[par Nathalie Goldgrab]
Écrit en 1952, ce texte intense, fervent et glaçant tout à la fois, est certes très exigeant. Stig Dagerman, jeune homme idéaliste tourmenté, très certainement hypersensible et d’une acuité impressionnante malgré son jeune âge, livre ses considérations sur la liberté de l’homme, l’emprise du désespoir, la difficulté de vivre, le salut de la création. Il oscille entre le constat d’une grande désolation empreinte d’une inexorable vanité et une aspiration éperdue au bonheur, une rage dévorante de vivre.
(…)
Cette réflexion, comme un testament, est d’une fulgurance d’autant plus douloureuse qu’elle s’appuie sur une analyse méthodique, une démonstration accablante, une rigueur intellectuelle éclairée.
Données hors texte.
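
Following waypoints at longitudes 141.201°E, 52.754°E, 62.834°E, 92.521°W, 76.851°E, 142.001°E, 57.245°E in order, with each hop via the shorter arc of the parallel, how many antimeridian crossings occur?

Leg 1: +141.201° → +52.754°, shortest Δλ = -88.447° (west) — does not cross 180°.
Leg 2: +52.754° → +62.834°, shortest Δλ = 10.08° (east) — does not cross 180°.
Leg 3: +62.834° → -92.521°, shortest Δλ = -155.355° (west) — does not cross 180°.
Leg 4: -92.521° → +76.851°, shortest Δλ = 169.372° (east) — does not cross 180°.
Leg 5: +76.851° → +142.001°, shortest Δλ = 65.15° (east) — does not cross 180°.
Leg 6: +142.001° → +57.245°, shortest Δλ = -84.756° (west) — does not cross 180°.
Total crossings: 0.

0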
D’un côté, il y a le bouillonnement de celui qui veut survivre coûte que coûte, de l’autre il y a la froideur de la réalité. Cette dualité si paradoxale décuple la puissance du propos. Le raisonnement sec qui mène alors au constat impassible de l’échec entre brutalement en collision avec les affres de l’impuissance, la fièvre de l’émotion, l’agitation des sentiments, la commotion de l’âme. Et cela nous heurte de plein fouet, nous touche et nous foudroie.